Personal information
- Date of birth: 1 November 2002 (age 23)
- Place of birth: Czech Republic
- Position(s): Striker; midfielder;

Team information
- Current team: Slovan Liberec
- Number: 32

Youth career
- Sadská
- Sparta Prague

Senior career*
- Years: Team / Apps / (Gls)
- 2020–2024: Sparta Prague / 57 / (21)
- 2023: → Slovan Liberec (loan) / 9 / (4)
- 2024–: Slovan Liberec / 9 / (1)

International career^{‡}
- 2023–: Czech Republic / 3 / (0)

= Anna Šubrtová =

Czech footballer

Anna Šubrtová (born 1 November 2002) is a Czech footballer who plays as a midfielder for Slovan Liberec in the Czech Women's First League.

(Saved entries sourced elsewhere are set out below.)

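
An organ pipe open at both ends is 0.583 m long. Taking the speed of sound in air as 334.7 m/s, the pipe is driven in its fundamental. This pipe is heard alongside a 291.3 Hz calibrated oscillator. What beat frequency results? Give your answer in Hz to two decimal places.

4.25 Hz

Open pipe: f_n = n·v/(2L) = 1·334.7/(2·0.583) = 287.0497 Hz.
f_beat = |287.0497 − 291.3| = 4.25 Hz.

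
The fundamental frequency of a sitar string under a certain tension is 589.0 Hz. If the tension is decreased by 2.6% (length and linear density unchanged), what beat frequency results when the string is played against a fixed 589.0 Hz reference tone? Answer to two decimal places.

7.71 Hz

For a string, f ∝ √T, so the new frequency is 589.0·√0.974 = 581.2926 Hz.
f_beat = |581.2926 − 589.0| = 7.71 Hz.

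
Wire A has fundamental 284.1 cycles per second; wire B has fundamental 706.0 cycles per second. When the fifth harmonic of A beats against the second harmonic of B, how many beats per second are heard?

Fifth harmonic of the first: 5·284.1 = 1420.5 Hz.
Second harmonic of the second: 2·706.0 = 1412.0 Hz.
f_beat = |1420.5 − 1412.0| = 8.5 Hz.

8.5 Hz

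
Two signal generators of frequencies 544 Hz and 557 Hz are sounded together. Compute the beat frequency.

13 Hz

Beats arise from superposition of two nearby frequencies; the beat rate is |f₁ − f₂|.
|544 − 557| = 13 Hz.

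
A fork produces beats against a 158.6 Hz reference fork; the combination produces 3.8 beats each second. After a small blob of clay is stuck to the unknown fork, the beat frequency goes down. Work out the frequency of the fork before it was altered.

162.4 Hz

|f − 158.6| = 3.8, so the fork was at either 154.8 Hz or 162.4 Hz.
Adding mass to a fork lowers its frequency; the adjustment lowers the fork's frequency.
The beat rate fell, so the adjustment moved the fork toward 158.6 Hz — it must have started above the reference.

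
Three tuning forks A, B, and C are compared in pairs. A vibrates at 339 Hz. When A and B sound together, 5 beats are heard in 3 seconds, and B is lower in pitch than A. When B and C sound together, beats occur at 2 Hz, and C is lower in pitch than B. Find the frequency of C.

A–B: Beat frequency = 5/3 = 1.6667 Hz.
B is below A, so f_B = 339 − 1.6667 = 337.3333 Hz.
C is below B, so f_C = 337.3333 − 2 = 335.3333 Hz.

335.3333 Hz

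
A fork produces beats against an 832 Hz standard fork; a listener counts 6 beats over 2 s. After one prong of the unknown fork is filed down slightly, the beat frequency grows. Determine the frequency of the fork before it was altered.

Beat frequency = 6/2 = 3 Hz.
|f − 832| = 3, so the fork was at either 829 Hz or 835 Hz.
Filing a prong removes mass and raises the fork's frequency; the adjustment raises the fork's frequency.
The beat rate rose, so the adjustment moved the fork further from 832 Hz — it was already above the reference.

835 Hz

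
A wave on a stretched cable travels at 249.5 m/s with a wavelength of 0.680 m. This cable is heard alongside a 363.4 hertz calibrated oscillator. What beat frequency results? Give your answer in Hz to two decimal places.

3.51 Hz

Source frequency f = v/λ = 249.5/0.680 = 366.9118 Hz.
f_beat = |366.9118 − 363.4| = 3.51 Hz.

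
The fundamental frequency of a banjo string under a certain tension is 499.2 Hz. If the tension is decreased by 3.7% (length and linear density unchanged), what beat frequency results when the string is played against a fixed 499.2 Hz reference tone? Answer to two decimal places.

For a string, f ∝ √T, so the new frequency is 499.2·√0.963 = 489.8778 Hz.
f_beat = |489.8778 − 499.2| = 9.32 Hz.

9.32 Hz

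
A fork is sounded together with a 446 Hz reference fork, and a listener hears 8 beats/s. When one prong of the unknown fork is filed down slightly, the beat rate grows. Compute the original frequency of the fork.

|f − 446| = 8, so the fork was at either 438 Hz or 454 Hz.
Filing a prong removes mass and raises the fork's frequency; the adjustment raises the fork's frequency.
The beat rate rose, so the adjustment moved the fork further from 446 Hz — it was already above the reference.

454 Hz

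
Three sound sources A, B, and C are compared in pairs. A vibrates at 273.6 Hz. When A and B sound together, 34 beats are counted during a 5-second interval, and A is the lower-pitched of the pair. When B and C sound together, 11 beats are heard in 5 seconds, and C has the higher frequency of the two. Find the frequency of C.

282.6 Hz

A–B: Beat frequency = 34/5 = 6.8 Hz.
B is above A, so f_B = 273.6 + 6.8 = 280.4 Hz.
B–C: Beat frequency = 11/5 = 2.2 Hz.
C is above B, so f_C = 280.4 + 2.2 = 282.6 Hz.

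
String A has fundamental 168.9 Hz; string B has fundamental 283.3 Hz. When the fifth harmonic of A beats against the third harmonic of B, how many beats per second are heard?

5.4 Hz

Fifth harmonic of the first: 5·168.9 = 844.5 Hz.
Third harmonic of the second: 3·283.3 = 849.9 Hz.
f_beat = |844.5 − 849.9| = 5.4 Hz.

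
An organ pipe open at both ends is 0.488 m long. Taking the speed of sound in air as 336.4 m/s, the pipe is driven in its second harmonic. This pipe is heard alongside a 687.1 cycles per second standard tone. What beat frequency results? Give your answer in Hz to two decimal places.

Open pipe: f_n = n·v/(2L) = 2·336.4/(2·0.488) = 689.3443 Hz.
f_beat = |689.3443 − 687.1| = 2.24 Hz.

2.24 Hz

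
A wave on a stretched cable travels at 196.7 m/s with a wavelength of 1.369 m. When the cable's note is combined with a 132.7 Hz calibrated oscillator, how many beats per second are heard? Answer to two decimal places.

Source frequency f = v/λ = 196.7/1.369 = 143.6815 Hz.
f_beat = |143.6815 − 132.7| = 10.98 Hz.

10.98 Hz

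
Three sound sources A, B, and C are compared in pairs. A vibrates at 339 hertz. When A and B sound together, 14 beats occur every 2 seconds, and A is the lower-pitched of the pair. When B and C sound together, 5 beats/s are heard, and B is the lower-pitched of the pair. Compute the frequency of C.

351 Hz

A–B: Beat frequency = 14/2 = 7 Hz.
B is above A, so f_B = 339 + 7 = 346 Hz.
C is above B, so f_C = 346 + 5 = 351 Hz.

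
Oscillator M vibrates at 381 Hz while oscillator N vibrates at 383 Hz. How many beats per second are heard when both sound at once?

f_beat = |f₁ − f₂|.
|381 − 383| = 2 Hz.

2 Hz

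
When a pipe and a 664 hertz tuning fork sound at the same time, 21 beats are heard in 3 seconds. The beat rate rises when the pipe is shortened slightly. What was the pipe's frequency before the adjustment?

671 Hz

Beat frequency = 21/3 = 7 Hz.
|f − 664| = 7, so the pipe was at either 657 Hz or 671 Hz.
A shorter pipe has a higher fundamental; the adjustment raises the pipe's frequency.
The beat rate rose, so the adjustment moved the pipe further from 664 Hz — it was already above the reference.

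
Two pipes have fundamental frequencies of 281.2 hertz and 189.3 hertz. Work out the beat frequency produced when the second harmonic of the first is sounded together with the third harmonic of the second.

5.5 Hz

Second harmonic of the first: 2·281.2 = 562.4 Hz.
Third harmonic of the second: 3·189.3 = 567.9 Hz.
f_beat = |562.4 − 567.9| = 5.5 Hz.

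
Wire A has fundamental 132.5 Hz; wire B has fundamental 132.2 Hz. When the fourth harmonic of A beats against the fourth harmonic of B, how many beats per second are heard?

1.2 Hz

Fourth harmonic of the first: 4·132.5 = 530.0 Hz.
Fourth harmonic of the second: 4·132.2 = 528.8 Hz.
f_beat = |530.0 − 528.8| = 1.2 Hz.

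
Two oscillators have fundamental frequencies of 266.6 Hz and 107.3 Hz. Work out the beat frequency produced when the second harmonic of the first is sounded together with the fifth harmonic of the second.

Second harmonic of the first: 2·266.6 = 533.2 Hz.
Fifth harmonic of the second: 5·107.3 = 536.5 Hz.
f_beat = |533.2 − 536.5| = 3.3 Hz.

3.3 Hz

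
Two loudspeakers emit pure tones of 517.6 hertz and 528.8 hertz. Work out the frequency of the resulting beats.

The beat frequency equals the magnitude of the frequency difference.
|517.6 − 528.8| = 11.2 Hz.

11.2 Hz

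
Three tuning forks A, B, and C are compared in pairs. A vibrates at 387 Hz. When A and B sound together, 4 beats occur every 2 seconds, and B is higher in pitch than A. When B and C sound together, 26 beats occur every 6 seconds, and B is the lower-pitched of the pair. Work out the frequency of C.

A–B: Beat frequency = 4/2 = 2 Hz.
B is above A, so f_B = 387 + 2 = 389 Hz.
B–C: Beat frequency = 26/6 = 4.3333 Hz.
C is above B, so f_C = 389 + 4.3333 = 393.3333 Hz.

393.3333 Hz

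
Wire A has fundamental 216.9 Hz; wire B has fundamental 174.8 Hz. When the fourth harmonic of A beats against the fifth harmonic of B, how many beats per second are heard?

6.4 Hz

Fourth harmonic of the first: 4·216.9 = 867.6 Hz.
Fifth harmonic of the second: 5·174.8 = 874.0 Hz.
f_beat = |867.6 − 874.0| = 6.4 Hz.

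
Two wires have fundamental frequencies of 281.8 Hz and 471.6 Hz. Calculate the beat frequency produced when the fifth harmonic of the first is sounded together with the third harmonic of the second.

Fifth harmonic of the first: 5·281.8 = 1409.0 Hz.
Third harmonic of the second: 3·471.6 = 1414.8 Hz.
f_beat = |1409.0 − 1414.8| = 5.8 Hz.

5.8 Hz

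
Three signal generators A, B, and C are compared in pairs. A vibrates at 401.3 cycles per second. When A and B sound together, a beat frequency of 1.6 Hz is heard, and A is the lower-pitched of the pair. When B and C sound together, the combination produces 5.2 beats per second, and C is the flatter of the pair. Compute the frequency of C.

B is above A, so f_B = 401.3 + 1.6 = 402.9 Hz.
C is below B, so f_C = 402.9 − 5.2 = 397.7 Hz.

397.7 Hz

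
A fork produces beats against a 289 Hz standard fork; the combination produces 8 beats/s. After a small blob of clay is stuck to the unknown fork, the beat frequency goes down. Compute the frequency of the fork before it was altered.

297 Hz

|f − 289| = 8, so the fork was at either 281 Hz or 297 Hz.
Adding mass to a fork lowers its frequency; the adjustment lowers the fork's frequency.
The beat rate fell, so the adjustment moved the fork toward 289 Hz — it must have started above the reference.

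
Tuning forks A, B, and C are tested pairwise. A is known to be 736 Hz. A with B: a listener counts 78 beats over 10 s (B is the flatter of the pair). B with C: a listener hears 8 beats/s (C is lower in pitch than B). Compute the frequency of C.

720.2 Hz

A–B: Beat frequency = 78/10 = 7.8 Hz.
B is below A, so f_B = 736 − 7.8 = 728.2 Hz.
C is below B, so f_C = 728.2 − 8 = 720.2 Hz.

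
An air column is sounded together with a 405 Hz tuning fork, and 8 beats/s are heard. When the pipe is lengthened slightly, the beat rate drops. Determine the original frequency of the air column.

|f − 405| = 8, so the air column was at either 397 Hz or 413 Hz.
A longer pipe has a lower fundamental; the adjustment lowers the air column's frequency.
The beat rate fell, so the adjustment moved the air column toward 405 Hz — it must have started above the reference.

413 Hz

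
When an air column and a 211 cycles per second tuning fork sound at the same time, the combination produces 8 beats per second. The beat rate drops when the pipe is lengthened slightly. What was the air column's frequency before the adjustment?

219 Hz

|f − 211| = 8, so the air column was at either 203 Hz or 219 Hz.
A longer pipe has a lower fundamental; the adjustment lowers the air column's frequency.
The beat rate fell, so the adjustment moved the air column toward 211 Hz — it must have started above the reference.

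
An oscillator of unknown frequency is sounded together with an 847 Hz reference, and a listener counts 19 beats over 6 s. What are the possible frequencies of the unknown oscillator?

Beat frequency = 19/6 = 3.1667 Hz.
|f − 847| = 3.1667, so f = 847 ± 3.1667.

843.8333 Hz or 850.1667 Hz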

Šubrtová made her UEFA Women's Champions League debut in a 0–5 loss in a Round 16 match against Paris Saint-Germain.

On 18 January 2023, Šubrtová joined Slovan Liberec on a half-year loan deal. On 16 February 2024, Šubrtová left Sparta Prague and signed a contract with Slovan Liberec.

She is a member of the Czech national team. She made her debut for the national team on 22 September 2023 in a match against Slovenia.

==Personal life==
She has two brothers and two sisters. Her hobbies include painting, playing the guitar and piano.

Šubrtová works as a school psychologist.